Namun, optimisme tetap terjaga seiring dengan strategi agresif para pabrikan dalam menghadirkan produk baru dan berbagai penawaran menarik bagi konsumen.
“Mungkin tahun ini belum bisa kembali ke angka 1 juta, tapi kalau kita lihat dari intensi daripada masing-masing car maker dengan semua produk baru dan memberikan sebuah benefit, kita lihat ini sangat menarik,” tambahnya.
Dari sisi internal, Hyundai justru melihat kondisi saat ini sebagai momentum untuk lebih optimistis terhadap pertumbuhan bisnis.

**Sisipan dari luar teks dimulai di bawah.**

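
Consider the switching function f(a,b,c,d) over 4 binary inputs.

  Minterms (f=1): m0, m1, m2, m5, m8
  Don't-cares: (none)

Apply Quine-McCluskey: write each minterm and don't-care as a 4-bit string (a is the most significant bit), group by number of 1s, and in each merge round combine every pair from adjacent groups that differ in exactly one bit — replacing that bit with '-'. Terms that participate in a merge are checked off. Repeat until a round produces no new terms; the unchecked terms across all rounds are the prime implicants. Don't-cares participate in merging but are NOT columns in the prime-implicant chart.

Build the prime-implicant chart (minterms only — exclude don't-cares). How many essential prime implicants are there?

3

size-2^0 implicants → 0000(✓)  0001(✓)  0010(✓)  0101(✓)  1000(✓)
size-2^1 implicants → -000  0-01  00-0  000-
Unchecked terms (primes): -000, 0-01, 00-0, 000-
Minterm coverage:
  m0 ⊆ -000,00-0,000-
  m1 ⊆ 0-01,000-
  m2 ⊆ 00-0 [E]
  m5 ⊆ 0-01 [E]
  m8 ⊆ -000 [E]
E = {-000, 0-01, 00-0}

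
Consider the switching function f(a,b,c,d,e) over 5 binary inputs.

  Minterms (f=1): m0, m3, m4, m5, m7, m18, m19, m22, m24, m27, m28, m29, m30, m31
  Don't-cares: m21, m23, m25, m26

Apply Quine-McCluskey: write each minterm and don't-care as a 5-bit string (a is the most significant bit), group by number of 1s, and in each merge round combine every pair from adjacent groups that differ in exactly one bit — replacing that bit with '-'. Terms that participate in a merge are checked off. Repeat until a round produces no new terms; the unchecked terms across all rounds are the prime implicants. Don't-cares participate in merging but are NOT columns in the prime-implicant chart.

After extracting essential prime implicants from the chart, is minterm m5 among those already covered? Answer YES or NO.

NO

size-2^0 implicants → 00000(✓)  00011(✓)  00100(✓)  00101(✓)  00111(✓)  10010(✓)  10011(✓)  10101(✓)  10110(✓)  10111(✓)  11000(✓)  11001(✓)  11010(✓)  11011(✓)  11100(✓)  11101(✓)  11110(✓)  11111(✓)
size-2^1 implicants → -0011(✓)  -0101(✓)  -0111(✓)  00-00  00-11(✓)  001-1(✓)  0010-  1-010(✓)  1-011(✓)  1-101(✓)  1-110(✓)  1-111(✓)  10-10(✓)  10-11(✓)  1001-(✓)  101-1(✓)  1011-(✓)  11-00(✓)  11-01(✓)  11-10(✓)  11-11(✓)  110-0(✓)  110-1(✓)  1100-(✓)  1101-(✓)  111-0(✓)  111-1(✓)  1110-(✓)  1111-(✓)
size-2^2 implicants → -0-11  -01-1  1--10(✓)  1--11(✓)  1-01-(✓)  1-1-1  1-11-(✓)  10-1-(✓)  11--0(✓)  11--1(✓)  11-0-(✓)  11-1-(✓)  110--(✓)  111--(✓)
size-2^3 implicants → 1--1-  11---
Unchecked terms (primes): -0-11, -01-1, 00-00, 0010-, 1--1-, 1-1-1, 11---
Minterm coverage:
  m0 ⊆ 00-00 [E]
  m3 ⊆ -0-11 [E]
  m4 ⊆ 00-00,0010-
  m5 ⊆ -01-1,0010-
  m7 ⊆ -0-11,-01-1
  m18 ⊆ 1--1- [E]
  m19 ⊆ -0-11,1--1-
  m22 ⊆ 1--1- [E]
  m24 ⊆ 11--- [E]
  m27 ⊆ 1--1-,11---
  m28 ⊆ 11--- [E]
  m29 ⊆ 1-1-1,11---
  m30 ⊆ 1--1-,11---
  m31 ⊆ 1--1-,1-1-1,11---
E = {-0-11, 00-00, 1--1-, 11---}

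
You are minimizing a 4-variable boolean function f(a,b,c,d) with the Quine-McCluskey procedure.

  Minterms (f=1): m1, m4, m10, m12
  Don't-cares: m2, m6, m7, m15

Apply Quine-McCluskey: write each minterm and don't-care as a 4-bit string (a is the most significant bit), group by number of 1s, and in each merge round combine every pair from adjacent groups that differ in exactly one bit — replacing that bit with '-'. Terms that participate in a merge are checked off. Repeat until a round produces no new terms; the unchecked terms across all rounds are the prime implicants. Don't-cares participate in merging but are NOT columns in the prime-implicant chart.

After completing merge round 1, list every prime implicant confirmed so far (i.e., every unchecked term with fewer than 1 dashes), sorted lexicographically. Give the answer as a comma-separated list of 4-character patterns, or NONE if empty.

[col 0] 0001, 0010*, 0100*, 0110*, 0111*, 1010*, 1100*, 1111*
[col 1] -010, -100, -111, 0-10, 01-0, 011-
Prime implicants: -010, -100, -111, 0-10, 0001, 01-0, 011-

0001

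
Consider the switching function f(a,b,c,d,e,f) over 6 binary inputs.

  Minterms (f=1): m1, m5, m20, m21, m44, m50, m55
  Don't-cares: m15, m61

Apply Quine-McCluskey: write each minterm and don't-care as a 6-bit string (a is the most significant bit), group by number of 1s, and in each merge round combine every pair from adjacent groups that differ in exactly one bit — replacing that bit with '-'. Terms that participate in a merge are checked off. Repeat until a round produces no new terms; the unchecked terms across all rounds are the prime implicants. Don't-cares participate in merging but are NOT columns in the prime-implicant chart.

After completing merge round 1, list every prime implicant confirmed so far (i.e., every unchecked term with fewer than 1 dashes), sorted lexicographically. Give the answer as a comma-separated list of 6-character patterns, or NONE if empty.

[col 0] 000001*, 000101*, 001111, 010100*, 010101*, 101100, 110010, 110111, 111101
[col 1] 0-0101, 000-01, 01010-
Prime implicants: 0-0101, 000-01, 001111, 01010-, 101100, 110010, 110111, 111101

001111, 101100, 110010, 110111, 111101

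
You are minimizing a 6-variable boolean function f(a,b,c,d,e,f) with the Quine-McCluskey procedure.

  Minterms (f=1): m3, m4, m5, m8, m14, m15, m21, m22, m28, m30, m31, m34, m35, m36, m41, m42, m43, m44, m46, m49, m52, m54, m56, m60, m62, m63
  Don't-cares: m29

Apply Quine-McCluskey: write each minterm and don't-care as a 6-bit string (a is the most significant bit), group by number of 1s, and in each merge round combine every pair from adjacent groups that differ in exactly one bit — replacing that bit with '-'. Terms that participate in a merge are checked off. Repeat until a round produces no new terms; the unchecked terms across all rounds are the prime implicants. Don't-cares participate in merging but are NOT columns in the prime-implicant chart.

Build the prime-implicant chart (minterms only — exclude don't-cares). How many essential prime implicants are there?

9

[col 0] 000011*, 000100*, 000101*, 001000, 001110*, 001111*, 010101*, 010110*, 011100*, 011101*, 011110*, 011111*, 100010*, 100011*, 100100*, 101001*, 101010*, 101011*, 101100*, 101110*, 110001, 110100*, 110110*, 111000*, 111100*, 111110*, 111111*
[col 1] -00011, -00100, -01110*, -10110*, -11100*, -11110*, -11111*, 0-0101, 0-1110*, 0-1111*, 00010-, 00111-*, 01-101, 01-110*, 0111-0*, 0111-1*, 01110-*, 01111-*, 1-0100*, 1-1100*, 1-1110*, 10-010*, 10-011*, 10-100*, 10001-*, 101-10, 1010-1, 10101-*, 1011-0*, 11-100*, 11-110*, 1101-0*, 111-00, 1111-0*, 11111-*
[col 2] --1110, -1-110, -111-0, -1111-, 0-111-, 0111--, 1--100, 1-11-0, 10-01-, 11-1-0
Prime implicants: --1110, -00011, -00100, -1-110, -111-0, -1111-, 0-0101, 0-111-, 00010-, 001000, 01-101, 0111--, 1--100, 1-11-0, 10-01-, 101-10, 1010-1, 11-1-0, 110001, 111-00
PI chart (minterm → PIs covering it):
  3 | -00011  (sole → essential)
  4 | -00100,00010-
  5 | 0-0101,00010-
  8 | 001000  (sole → essential)
  14 | --1110,0-111-
  15 | 0-111-  (sole → essential)
  21 | 0-0101,01-101
  22 | -1-110  (sole → essential)
  28 | -111-0,0111--
  30 | --1110,-1-110,-111-0,-1111-,0-111-,0111--
  31 | -1111-,0-111-,0111--
  34 | 10-01-  (sole → essential)
  35 | -00011,10-01-
  36 | -00100,1--100
  41 | 1010-1  (sole → essential)
  42 | 10-01-,101-10
  43 | 10-01-,1010-1
  44 | 1--100,1-11-0
  46 | --1110,1-11-0,101-10
  49 | 110001  (sole → essential)
  52 | 1--100,11-1-0
  54 | -1-110,11-1-0
  56 | 111-00  (sole → essential)
  60 | -111-0,1--100,1-11-0,11-1-0,111-00
  62 | --1110,-1-110,-111-0,-1111-,1-11-0,11-1-0
  63 | -1111-  (sole → essential)
Essential prime implicants: -00011, -1-110, -1111-, 0-111-, 001000, 10-01-, 1010-1, 110001, 111-00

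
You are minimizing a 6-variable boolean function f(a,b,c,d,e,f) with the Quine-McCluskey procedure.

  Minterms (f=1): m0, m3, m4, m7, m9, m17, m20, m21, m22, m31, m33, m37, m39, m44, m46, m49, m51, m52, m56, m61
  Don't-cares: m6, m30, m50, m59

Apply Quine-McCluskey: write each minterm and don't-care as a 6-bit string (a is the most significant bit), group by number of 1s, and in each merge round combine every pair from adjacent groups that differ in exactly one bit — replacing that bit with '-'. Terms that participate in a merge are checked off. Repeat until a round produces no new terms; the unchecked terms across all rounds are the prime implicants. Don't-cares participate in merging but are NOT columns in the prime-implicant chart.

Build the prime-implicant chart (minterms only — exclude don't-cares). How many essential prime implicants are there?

8

size-2^0 implicants → 000000(✓)  000011(✓)  000100(✓)  000110(✓)  000111(✓)  001001  010001(✓)  010100(✓)  010101(✓)  010110(✓)  011110(✓)  011111(✓)  100001(✓)  100101(✓)  100111(✓)  101100(✓)  101110(✓)  110001(✓)  110010(✓)  110011(✓)  110100(✓)  111000  111011(✓)  111101
size-2^1 implicants → -00111  -10001  -10100  0-0100(✓)  0-0110(✓)  000-00  000-11  0001-0(✓)  00011-  01-110  010-01  0101-0(✓)  01010-  01111-  1-0001  100-01  1001-1  1011-0  11-011  1100-1  11001-
size-2^2 implicants → 0-01-0
Unchecked terms (primes): -00111, -10001, -10100, 0-01-0, 000-00, 000-11, 00011-, 001001, 01-110, 010-01, 01010-, 01111-, 1-0001, 100-01, 1001-1, 1011-0, 11-011, 1100-1, 11001-, 111000, 111101
Minterm coverage:
  m0 ⊆ 000-00 [E]
  m3 ⊆ 000-11 [E]
  m4 ⊆ 0-01-0,000-00
  m7 ⊆ -00111,000-11,00011-
  m9 ⊆ 001001 [E]
  m17 ⊆ -10001,010-01
  m20 ⊆ -10100,0-01-0,01010-
  m21 ⊆ 010-01,01010-
  m22 ⊆ 0-01-0,01-110
  m31 ⊆ 01111- [E]
  m33 ⊆ 1-0001,100-01
  m37 ⊆ 100-01,1001-1
  m39 ⊆ -00111,1001-1
  m44 ⊆ 1011-0 [E]
  m46 ⊆ 1011-0 [E]
  m49 ⊆ -10001,1-0001,1100-1
  m51 ⊆ 11-011,1100-1,11001-
  m52 ⊆ -10100 [E]
  m56 ⊆ 111000 [E]
  m61 ⊆ 111101 [E]
E = {-10100, 000-00, 000-11, 001001, 01111-, 1011-0, 111000, 111101}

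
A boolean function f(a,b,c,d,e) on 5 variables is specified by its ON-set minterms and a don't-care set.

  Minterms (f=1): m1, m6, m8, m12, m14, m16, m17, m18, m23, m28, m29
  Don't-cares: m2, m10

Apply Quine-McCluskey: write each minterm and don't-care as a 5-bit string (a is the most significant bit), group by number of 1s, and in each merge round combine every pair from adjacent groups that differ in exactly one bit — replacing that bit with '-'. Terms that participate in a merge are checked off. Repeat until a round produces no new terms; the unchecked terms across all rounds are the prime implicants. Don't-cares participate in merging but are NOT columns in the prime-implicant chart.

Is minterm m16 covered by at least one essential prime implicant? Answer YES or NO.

Round 0: 00001✓ 00010✓ 00110✓ 01000✓ 01010✓ 01100✓ 01110✓ 10000✓ 10001✓ 10010✓ 10111 11100✓ 11101✓
Round 1: -0001 -0010 -1100 0-010✓ 0-110✓ 00-10✓ 01-00✓ 01-10✓ 010-0✓ 011-0✓ 100-0 1000- 1110-
Round 2: 0--10 01--0
PIs = {-0001, -0010, -1100, 0--10, 01--0, 100-0, 1000-, 10111, 1110-}
Coverage chart:
  m1: -0001 ←essential
  m6: 0--10 ←essential
  m8: 01--0 ←essential
  m12: -1100,01--0
  m14: 0--10,01--0
  m16: 100-0,1000-
  m17: -0001,1000-
  m18: -0010,100-0
  m23: 10111 ←essential
  m28: -1100,1110-
  m29: 1110- ←essential
Essential: -0001, 0--10, 01--0, 10111, 1110-

NO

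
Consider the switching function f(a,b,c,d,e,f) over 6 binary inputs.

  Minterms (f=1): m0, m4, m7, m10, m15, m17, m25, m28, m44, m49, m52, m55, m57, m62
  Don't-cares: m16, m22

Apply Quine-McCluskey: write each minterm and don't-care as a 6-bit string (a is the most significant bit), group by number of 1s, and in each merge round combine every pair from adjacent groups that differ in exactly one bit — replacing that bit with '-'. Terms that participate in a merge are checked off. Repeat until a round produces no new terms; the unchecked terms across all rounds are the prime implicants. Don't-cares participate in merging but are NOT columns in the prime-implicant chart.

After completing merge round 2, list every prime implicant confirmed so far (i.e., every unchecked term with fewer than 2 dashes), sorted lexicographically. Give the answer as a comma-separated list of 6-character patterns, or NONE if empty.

[col 0] 000000*, 000100*, 000111*, 001010, 001111*, 010000*, 010001*, 010110, 011001*, 011100, 101100, 110001*, 110100, 110111, 111001*, 111110
[col 1] -10001*, -11001*, 0-0000, 00-111, 000-00, 01-001*, 01000-, 11-001*
[col 2] -1-001
Prime implicants: -1-001, 0-0000, 00-111, 000-00, 001010, 01000-, 010110, 011100, 101100, 110100, 110111, 111110

0-0000, 00-111, 000-00, 001010, 01000-, 010110, 011100, 101100, 110100, 110111, 111110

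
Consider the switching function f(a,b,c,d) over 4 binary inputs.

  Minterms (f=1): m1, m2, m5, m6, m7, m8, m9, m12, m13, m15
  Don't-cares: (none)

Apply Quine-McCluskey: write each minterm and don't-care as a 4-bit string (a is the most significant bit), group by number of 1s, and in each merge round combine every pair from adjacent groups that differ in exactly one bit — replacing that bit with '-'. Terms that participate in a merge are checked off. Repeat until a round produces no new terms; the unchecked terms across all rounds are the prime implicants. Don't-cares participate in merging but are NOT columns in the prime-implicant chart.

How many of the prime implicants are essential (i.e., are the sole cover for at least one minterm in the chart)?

4

Round 0: 0001✓ 0010✓ 0101✓ 0110✓ 0111✓ 1000✓ 1001✓ 1100✓ 1101✓ 1111✓
Round 1: -001✓ -101✓ -111✓ 0-01✓ 0-10 01-1✓ 011- 1-00✓ 1-01✓ 100-✓ 11-1✓ 110-✓
Round 2: --01 -1-1 1-0-
PIs = {--01, -1-1, 0-10, 011-, 1-0-}
Coverage chart:
  m1: --01 ←essential
  m2: 0-10 ←essential
  m5: --01,-1-1
  m6: 0-10,011-
  m7: -1-1,011-
  m8: 1-0- ←essential
  m9: --01,1-0-
  m12: 1-0- ←essential
  m13: --01,-1-1,1-0-
  m15: -1-1 ←essential
Essential: --01, -1-1, 0-10, 1-0-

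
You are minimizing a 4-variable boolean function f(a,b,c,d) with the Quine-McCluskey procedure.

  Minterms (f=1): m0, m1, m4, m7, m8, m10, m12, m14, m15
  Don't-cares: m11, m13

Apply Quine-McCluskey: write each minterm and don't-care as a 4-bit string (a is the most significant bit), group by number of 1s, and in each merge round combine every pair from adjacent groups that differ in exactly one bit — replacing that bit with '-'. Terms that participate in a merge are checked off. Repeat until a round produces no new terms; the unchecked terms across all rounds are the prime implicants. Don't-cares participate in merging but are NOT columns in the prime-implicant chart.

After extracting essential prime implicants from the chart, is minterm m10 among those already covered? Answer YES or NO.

NO

size-2^0 implicants → 0000(✓)  0001(✓)  0100(✓)  0111(✓)  1000(✓)  1010(✓)  1011(✓)  1100(✓)  1101(✓)  1110(✓)  1111(✓)
size-2^1 implicants → -000(✓)  -100(✓)  -111  0-00(✓)  000-  1-00(✓)  1-10(✓)  1-11(✓)  10-0(✓)  101-(✓)  11-0(✓)  11-1(✓)  110-(✓)  111-(✓)
size-2^2 implicants → --00  1--0  1-1-  11--
Unchecked terms (primes): --00, -111, 000-, 1--0, 1-1-, 11--
Minterm coverage:
  m0 ⊆ --00,000-
  m1 ⊆ 000- [E]
  m4 ⊆ --00 [E]
  m7 ⊆ -111 [E]
  m8 ⊆ --00,1--0
  m10 ⊆ 1--0,1-1-
  m12 ⊆ --00,1--0,11--
  m14 ⊆ 1--0,1-1-,11--
  m15 ⊆ -111,1-1-,11--
E = {--00, -111, 000-}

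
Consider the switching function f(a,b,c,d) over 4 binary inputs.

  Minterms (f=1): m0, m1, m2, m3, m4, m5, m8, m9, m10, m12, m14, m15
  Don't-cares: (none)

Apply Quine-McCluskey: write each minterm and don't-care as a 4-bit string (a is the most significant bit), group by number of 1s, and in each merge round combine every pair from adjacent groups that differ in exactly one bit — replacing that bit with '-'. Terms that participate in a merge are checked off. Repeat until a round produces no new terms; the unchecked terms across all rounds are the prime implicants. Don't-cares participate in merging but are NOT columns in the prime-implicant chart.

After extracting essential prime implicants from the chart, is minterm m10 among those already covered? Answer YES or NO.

NO

[col 0] 0000*, 0001*, 0010*, 0011*, 0100*, 0101*, 1000*, 1001*, 1010*, 1100*, 1110*, 1111*
[col 1] -000*, -001*, -010*, -100*, 0-00*, 0-01*, 00-0*, 00-1*, 000-*, 001-*, 010-*, 1-00*, 1-10*, 10-0*, 100-*, 11-0*, 111-
[col 2] --00, -0-0, -00-, 0-0-, 00--, 1--0
Prime implicants: --00, -0-0, -00-, 0-0-, 00--, 1--0, 111-
PI chart (minterm → PIs covering it):
  0 | --00,-0-0,-00-,0-0-,00--
  1 | -00-,0-0-,00--
  2 | -0-0,00--
  3 | 00--  (sole → essential)
  4 | --00,0-0-
  5 | 0-0-  (sole → essential)
  8 | --00,-0-0,-00-,1--0
  9 | -00-  (sole → essential)
  10 | -0-0,1--0
  12 | --00,1--0
  14 | 1--0,111-
  15 | 111-  (sole → essential)
Essential prime implicants: -00-, 0-0-, 00--, 111-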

“Kita malah kita lebih optimis dengan melihat kondisi yang sekarang, walaupun secara ekonomi ataupun business environment-nya tapi kan sekarang sudah mulai kelihatan,” ungkap Frans.
Ia menilai, sejumlah indikator ekonomi turut mendukung pemulihan industri otomotif, seperti pertumbuhan ekonomi yang stabil serta suku bunga yang masih terkendali.
“Kalau kita lihat sekarang secara pertumbuhan ekonomi dikatakan kan setidaknya 5,6 persen. Terus kemudian tadi suku bunga juga belum naik, maksudnya masih ada di angka 4,7 persen,” jelasnya.
Dengan kondisi tersebut, Hyundai berharap industri otomotif nasional dapat terus bergerak positif dan kembali pulih dalam waktu dekat.
“Nah situasi itu semuanya yang kita harapkan bisa membantu ekonomi atau industri kita, otomotif khususnya, dan seluruh maker sekarang kita lihat bukan hanya Indonesia, sudah bergerak untuk bisa meningkatkan (market mereka),” pungkasnya.